Repeat After Me: You Are A Cyborg...
The age of Cyborgs is here! In fact, it’s been here for a while now. Or at least, it is if you believe people like Donna Haraway and Amber Case. “What in the world is that supposed to mean” You ask? Well, there is an article written about Donna Haraway back in 1997 (by Hari Kunzru) and even at that time, Haraway had been describing herself as a cyborg for a while. This may seem odd, because smartphones weren’t even a thing back then, but for Haraway (and many others) being a cyborg is not the same as the futuristic sci-fi-esque half-human-half-machine that most of us are imagining right now.
To Haraway, being a cyborg is about networks, and about “an alliance between (wo)man, machinery, and new technology.” We may not necessarily have superpower-granting-implants (though those do in fact also exist) but over the years humans and technology have created an almost inseparable bond.
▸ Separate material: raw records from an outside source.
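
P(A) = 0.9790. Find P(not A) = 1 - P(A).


P(not A) = 1 - 0.9790 = 0.0210

P(not A) = 0.0210


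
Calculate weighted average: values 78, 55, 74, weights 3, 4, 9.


Numerator = 78*3 + 55*4 + 74*9 = 1120
Denominator = 3 + 4 + 9 = 16
WM = 1120/16 = 70.0000

WM = 70.0000


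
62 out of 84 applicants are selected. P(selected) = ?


P = 62/84 = 0.7381

P = 0.7381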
There are an incredibly large amount of things in our day to day life that wouldn’t be possible anymore without technology (See Amber Case’ TED talk). To Haraway, Case, and many others, this means that we have basically become cyborgs?
Does that thought freak you out? Think about the role that technology plays in your daily life? What are you using to read this right now? Is it perhaps that smartphone that, as some (like one of my favorites: Banksy) have suggested, has become glued to our hand?
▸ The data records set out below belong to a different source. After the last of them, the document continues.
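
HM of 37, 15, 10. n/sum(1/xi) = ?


Sum of reciprocals = 1/37 + 1/15 + 1/10 = 0.193694
HM = 3/0.193694 = 15.4884

HM = 15.4884


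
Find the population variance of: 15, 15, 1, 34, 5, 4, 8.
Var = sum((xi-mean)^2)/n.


Mean = 11.7143
Squared deviations: 10.7959, 10.7959, 114.7959, 496.6531, 45.0816, 59.5102, 13.7959
Sum = 751.4286
Variance = 751.4286/7 = 107.3469

Variance = 107.3469


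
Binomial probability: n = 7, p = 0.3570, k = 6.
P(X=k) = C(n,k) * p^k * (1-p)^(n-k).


C(7,6) = 7
p^6 = 0.002070
(1-p)^1 = 0.643000
P = 7 * 0.002070 * 0.643000 = 0.0093

P(X=6) = 0.0093


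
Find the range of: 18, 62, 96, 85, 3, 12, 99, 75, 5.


Max = 99, Min = 3
Range = 99 - 3 = 96

Range = 96


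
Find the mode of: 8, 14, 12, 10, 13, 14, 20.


Frequencies: 8:1, 10:1, 12:1, 13:1, 14:2, 20:1
Max frequency = 2
Mode = 14

Mode = 14


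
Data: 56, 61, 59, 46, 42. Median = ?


Sorted: 42, 46, 56, 59, 61
n = 5 (odd)
Middle value = 56

Median = 56


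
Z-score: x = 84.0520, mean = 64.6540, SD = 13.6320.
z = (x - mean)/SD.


z = (84.0520 - 64.6540)/13.6320
= 19.3980/13.6320
= 1.4230

z = 1.4230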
Sorry, I didn’t mean to get so existential. But I do think they are ideas worthy of giving some thought. After all, these are questions of identity and what it means for us to define ourselves as humans (or cyborgs).
To me, one of the most interesting parts of the article about Donna Haraway, is the significance it brings forth between cyborgs, technology, and oppressed minorities. Didn’t see that one coming, right? Or maybe you did. Because, when I read that “The cyborg idea may in the end be Donna Haraway’s way of showing us how to let folks be folks, rather than carving them up into cruel, arbitrary divisions.” I suddenly made connections between this cyborg idea any many other artists that have used the metaphors and visuals of cyborgs and androids to deal with different parts of their identity. Right away, Janelle Monáe and her “Dirty Computers” come to mind. Her most recent album exists in a reality where all humans have turned into computers, and if you don’t fit the mold (in other words belong to any minority) you are Dirty. (oh man I could write an entire blog about Janelle tbh). But she’s not the only one. Other artists, like Years and Years, have also felt a connection to cyborgs as a way to deal with sexuality.
I leave you to think about why it is that artist and other creative minded people like us feel this connection to ‘obscure’ and futuristic ideas of technology.